Sunday, March 19, 2006

Parnaso luso-galego-brasileiro
Aqui há uns anos, consultando o espólio de Teófilo Braga, na biblioteca municipal de Ponta Delgada, nos Açores, chamou-me a atenção o relacionamento que ele tinha com alguns escritores galegos. Recordo-me de Emília Pardo Bazán, com quem não se conseguia encontrar em Lisboa, pois quando ele a procurava ela não estava no hotel, em que se hospedava, e vive-versa, para desencanto de ambos. Havia uma série de bilhetinhos de D. Emília para Teófilo que o atestavam, assim como alguma correspondência com Filomena Dato e um cartão de visita de Pondal, extremamente formal. Não me recordo de mais nada relevante, ainda que me pareça que Teófilo Braga, que foi o primeiro presidente da República Portuguesa, se tivesse carteado com Curros, embora não tenha encontrado nada que o prove.
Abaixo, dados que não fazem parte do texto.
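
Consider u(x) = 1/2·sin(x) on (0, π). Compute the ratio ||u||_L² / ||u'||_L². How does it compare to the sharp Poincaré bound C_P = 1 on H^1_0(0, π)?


||u||_L² / ||u'||_L² = 1 = C_P.

u(x) = 1/2·sin(x), so u'(x) = cos(x)/2.
Writing u(x) = A·sin(kπx/L) with A = 1/2 and k = 1, use ∫_0^L sin²(kπx/L) dx = L/2 and ∫_0^L cos²(kπx/L) dx = L/2.
u² = 1/4·sin²(x) and (u')² = 1/4·cos²(x), and each of sin², cos² integrates to L/2 = π/2 over (0, π).
∫_0^π u² dx = π/8, so ||u||_L² = sqrt(2)*sqrt(π)/4.
∫_0^π (u')² dx = π/8, so ||u'||_L² = sqrt(2)*sqrt(π)/4.
Ratio ||u||_L² / ||u'||_L² = 1.
Sharp Poincaré constant on H^1_0(0, π) is C_P = L/π = 1, achieved by sin(x).
This is the k = 1 eigenfunction (up to amplitude), so the ratio equals the sharp Poincaré constant exactly.


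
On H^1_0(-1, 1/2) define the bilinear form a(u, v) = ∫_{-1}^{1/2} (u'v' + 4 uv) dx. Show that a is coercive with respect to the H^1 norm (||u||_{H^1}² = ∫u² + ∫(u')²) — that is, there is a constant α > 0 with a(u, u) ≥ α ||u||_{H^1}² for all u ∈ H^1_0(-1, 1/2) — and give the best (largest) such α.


α = 1

Coercivity of a(·,·) on H^1_0(-1, 1/2) means a(u, u) ≥ α ||u||_{H^1}² for every u ∈ H^1_0.
The interval has length L = 3/2, and Poincaré/coercivity depend only on L. Here a(u, u) = ∫(u')² + (4)·∫u².
Here c = 4 ≥ 1, so a(u,u) = ∫(u')² + c∫u² ≥ ∫(u')² + ∫u² = ||u||_{H^1}², i.e. α = 1 works. No larger α is possible: a(u,u) ≥ α||u||_{H^1}² means (1−α)∫(u')² ≥ (α−c)∫u², and for the modes u_n = sin(nπ(x−x₀)/L) (x₀ the left endpoint) one has ∫u_n²/∫(u_n')² = (L/(nπ))² → 0, so a(u_n,u_n)/||u_n||_{H^1}² → 1. Hence the optimal constant is α = 1.
Therefore α = 1.


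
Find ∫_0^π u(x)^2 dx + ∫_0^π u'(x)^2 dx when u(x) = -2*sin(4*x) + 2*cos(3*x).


||u||_{H^1(0,π)}^2 = -640/7 + 54*π

u'(x) = -6*sin(3*x) - 8*cos(4*x).
Expand u² and (u')² and integrate term by term on (0, π), using: for integers n ≥ 1, ∫_0^π sin²(nx) dx = ∫_0^π cos²(nx) dx = π/2; for n ≠ n', ∫_0^π sin(nx)sin(n'x) dx = ∫_0^π cos(nx)cos(n'x) dx = 0; and by product-to-sum, ∫_0^π sin(nx)cos(n'x) dx = ½∫_0^π [sin((n+n')x) + sin((n−n')x)] dx, which is 0 when n+n' is even and 2n/(n²−n'²) when n+n' is odd (it need not vanish on (0, π)).
  u² squared terms: (-2)²·∫sin(4x)² dx = 4·π/2 = 2*π;  (2)²·∫cos(3x)² dx = 4·π/2 = 2*π.
  u² cross terms: 2·(-2)·(2)·∫sin(4x)·cos(3x) dx = -8·(8/7) = -64/7.
  So ∫_0^π u² dx = 2*π + 2*π − 64/7 = -64/7 + 4*π.
  (u')² squared terms: (-8)²·∫cos(4x)² dx = 64·π/2 = 32*π;  (-6)²·∫sin(3x)² dx = 36·π/2 = 18*π.
  (u')² cross terms: 2·(-8)·(-6)·∫cos(4x)·sin(3x) dx = 96·(-6/7) = -576/7.
  So ∫_0^π (u')² dx = 32*π + 18*π − 576/7 = -576/7 + 50*π.
||u||_{H^1}^2 = (-64/7 + 4*π) + (-576/7 + 50*π) = -640/7 + 54*π.


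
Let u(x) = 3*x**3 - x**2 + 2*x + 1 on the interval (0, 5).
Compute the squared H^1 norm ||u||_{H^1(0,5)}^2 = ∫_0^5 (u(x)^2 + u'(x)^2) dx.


||u||_{H^1}^2 = 1959775/14

The H^1 norm (squared) on an interval (0, L) is
  ||u||_{H^1}^2 = ∫_0^L u(x)^2 dx + ∫_0^L u'(x)^2 dx.
Compute u'(x) = 9*x**2 - 2*x + 2.
Then u(x)^2 = 9*x**6 - 6*x**5 + 13*x**4 + 2*x**3 + 2*x**2 + 4*x + 1 and u'(x)^2 = 81*x**4 - 36*x**3 + 40*x**2 - 8*x + 4.
Integrate each monomial from 0 to 5 using ∫_0^5 c·x^n dx = c·5^(n+1)/(n+1):
  ∫_0^5 u(x)^2 dx = ∫_0^5 (9*x^6 - 6*x^5 + 13*x^4 + 2*x^3 + 2*x^2 + 4*x + 1) dx. Term by term:
    ∫_0^5 9*x^6 dx = 703125/7;  ∫_0^5 -6*x^5 dx = -15625;  ∫_0^5 13*x^4 dx = 8125;
    ∫_0^5 2*x^3 dx = 625/2;  ∫_0^5 2*x^2 dx = 250/3;  ∫_0^5 4*x dx = 50;
    ∫_0^5 1 dx = 5.
  Sum: 703125/7 − 15625 + 8125 + 625/2 + 250/3 + 50 + 5 = 3922685/42.
  ∫_0^5 u'(x)^2 dx = ∫_0^5 (81*x^4 - 36*x^3 + 40*x^2 - 8*x + 4) dx. Term by term:
    ∫_0^5 81*x^4 dx = 50625;  ∫_0^5 -36*x^3 dx = -5625;  ∫_0^5 40*x^2 dx = 5000/3;
    ∫_0^5 -8*x dx = -100;  ∫_0^5 4 dx = 20.
  Sum: 50625 − 5625 + 5000/3 − 100 + 20 = 139760/3.
Adding: ||u||_{H^1}^2 = 3922685/42 + 139760/3 = 1959775/14.


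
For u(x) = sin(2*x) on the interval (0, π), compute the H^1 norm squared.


||u||_{H^1(0,π)}^2 = 5*π/2

u'(x) = 2*cos(2*x).
Expand u² and (u')² and integrate term by term on (0, π), using: for integers n ≥ 1, ∫_0^π sin²(nx) dx = ∫_0^π cos²(nx) dx = π/2; for n ≠ n', ∫_0^π sin(nx)sin(n'x) dx = ∫_0^π cos(nx)cos(n'x) dx = 0; and by product-to-sum, ∫_0^π sin(nx)cos(n'x) dx = ½∫_0^π [sin((n+n')x) + sin((n−n')x)] dx, which is 0 when n+n' is even and 2n/(n²−n'²) when n+n' is odd (it need not vanish on (0, π)).
  u² squared terms: (1)²·∫sin(2x)² dx = 1·π/2 = π/2.
  So ∫_0^π u² dx = π/2.
  (u')² squared terms: (2)²·∫cos(2x)² dx = 4·π/2 = 2*π.
  So ∫_0^π (u')² dx = 2*π.
||u||_{H^1}^2 = (π/2) + (2*π) = 5*π/2.


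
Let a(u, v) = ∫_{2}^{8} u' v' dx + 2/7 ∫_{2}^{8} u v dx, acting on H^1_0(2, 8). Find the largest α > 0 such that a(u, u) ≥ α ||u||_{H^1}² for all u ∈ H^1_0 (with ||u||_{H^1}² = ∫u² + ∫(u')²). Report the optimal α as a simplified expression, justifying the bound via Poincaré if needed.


α = (π^2 + 72/7)/(π^2 + 36)

Coercivity of a(·,·) on H^1_0(2, 8) means a(u, u) ≥ α ||u||_{H^1}² for every u ∈ H^1_0.
The interval has length L = 6, and Poincaré/coercivity depend only on L. Here a(u, u) = ∫(u')² + (2/7)·∫u².
Here 0 < c = 2/7 < 1. The condition a(u,u) ≥ α||u||_{H^1}² reads (1−α)∫(u')² ≥ (α−c)∫u². Any admissible α is ≤ 1 (rapidly oscillating u have ∫u²/∫(u')² → 0), and α = 1 would force 0 ≥ (1−c)∫u², impossible since c < 1; so 1−α > 0. By the sharp Poincaré inequality on H^1_0 of an interval of length L, ∫(u')² ≥ (π/L)²∫u² with equality for the first sine mode sin(π(x−x₀)/L) (x₀ the left endpoint), so the inequality holds for all u iff (1−α)(π/L)² ≥ α − c, i.e. α ≤ ((π/L)² + c)/((π/L)² + 1) = (1 + c(L/π)²)/(1 + (L/π)²). With (π/L)² = π^2/36 and c = 2/7, the largest admissible constant is α = ((π/L)² + c)/((π/L)² + 1).
Simplifying, α = (π^2 + 72/7)/(π^2 + 36).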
Que de Curros com portugueses, até agora, encontrei uma carta para o poeta simbolista Eugénio de Castro e uma vintena para Luís de Magalhães, um compagnon de route da geração portuguesa de 70. Ora esta nota de hoje servirá para lhes dar notícia de uma curiosa presença de escritores galegos num livro de Teófilo Braga.
Trata-se do Parnaso Português Moderno, antologia organizada e amplamente prefaciada por Teófilo Braga, publicada em 1877. Os poetas portugueses incluídos são Garrett, Castilho, Herculano, João de Lemos (com o seu inevitável A Lua de Londres), Gomes Leal, Soares de Passos, Júlio Dinis, Bulhão Pato (um caso singularíssimo de poeta cuja fama de um prato de ameijoas, por ele concebido, suplantou o da sua obra poética e memorialística!), João de Deus, Antero, Junqueiro (curiosamente com um poema dedicado a uma locomotiva!), João Penha e mais uns quantos poetas geralmente tidos como menores. Juntou-lhes o antologiador uma mão-cheia de brasileiros, em que se destacam Gonçalves Dias, Casimiro de Abreu, Fagundes Varela, Castro Alves, Bernardo Guimarães e Machado de Assis (estes dois prosadores, isso sim, de mão inteira), bem como Gonçalves Crespo, poeta português nascido no Brasil e reivindicado pela Literatura portuguesa. Uma terceira parte completa o volume, Os Líricos Galegos. E quem são estes?
Pois, Rosalia de Castro, aliás Rosalia de Castro de Murguia,com quatro poemas – Airiños, airiños, airiños, seguido de Cantar Gallego, Cantam os galos pró dia e Un repoludo gaiteiro. De recordar que Rosalia ainda era viva neste ano em que se publicou o Parnaso. Segue-se o ferrolano Alberto Camino (1820-1861), salvo do esquecimento pela tese de doutoramento de Dobarro Paz. Além de um outro, esse esquecido, Ruiz Aguilera, mais cinco poemas de Valentin Lamas Carvajal. E, assim como Teófilo juntou à secção brasileira quase uma dezena de cantos populares, também deu uma razoável amostra de textos folclóricos galegos. Desta retiro duas quadras, publicando-as com a ortografia que apresentam:

Miña nai doume unha tunda
Co aro d’unha peneira,
Miña nai tende vergonza
Da gente que vem da feira.

En bem vin estar ó crego
Tendendo nos cuiriños;
Dixeu entre Dios e min:
Este crego tem miñinos.

Bem, e vou fazendo as contas de há quanto tempo não se reúne assim uma comunidade literária, seja um Parnaso com poetas da velha Galécia e dos seus mais directos herdeiros, os brasileiros!

publicado no jornal A Nosa Terra, Vigo.